I thought about revenge, because revenge was a comfort when everything else felt unstable, but revenge did not always mean blood.
Sometimes revenge meant refusing to play the role they wrote for you.
Grace watched me carefully. She probably expected me to say yes, because she was trained to believe duty mattered more
than resentment.
I lifted my eyes to hers as I recalled what Cassian told me. He owned me. He had the right to tell me who to heal and who to ignore. That was the harsh truth. And while our relationship had improved since our initial deal, his words that night still lingered inside my head. It reminded me that while I have the ability to heal, I also have the freedom to chose who to heal.
“I am not going to heal them tonight,” I said, and I did not soften it. “Not because they do not deserve to live, but because I will not allow Celeste and William to use my gift as a stage while they sharpen knives behind my back.”
Grace’s brows pulled together. “My lady-”
“I know,” I interrupted gently, because she was not my enemy. “I know what it looks like when soldiers die and the person who could help chooses to wait, and I know it feels cruel, but you need to understand something”
I stood slowly, then I walked toward the balcony doors and rested a hand against the frame as if I needed it.
“Celeste and William brought the Demon Fangs here,” I said, and the words came out without hesitation because I had stopped being afraid of naming them. “They wanted this attack, and they wanted it here, because it served their story. They wanted to make me a tool, and they wanted to control when I was allowed to be useful.”

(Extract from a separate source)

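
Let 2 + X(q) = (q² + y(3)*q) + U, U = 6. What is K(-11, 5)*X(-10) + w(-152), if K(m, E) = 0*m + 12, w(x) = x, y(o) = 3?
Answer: 736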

Grace’s eyes widened slightly, but she did not interrupt.
I continued, because the truth only mattered if it was spoken clearly.
“They schemed against me, they revealed my location, and they opened a door for the Demon Fangs to walk in,” I said. “I only added fuel to the fire when I used those poisonous arrows, and I did it because I knew what I was dealing with and I knew it would end quickly if I forced the Demon Fangs to retreat, but do not confuse that with guilt.”
I turned my head enough to look at Grace directly.
“If Celeste and William wanted the Demon Fangs to attack, then they created this,” I said. “They created it so they could stand in the ashes and pretend they were victims, and I am not going to destroy myself cleaning up a mess they made on purpose, not while they are already planning how to kill me and blame it on the same enemy they invited.”
Grace’s mouth tightened as she absorbed it. I could see anger starting to rise in her, the kind of anger she usually saved for enemies she could cut down.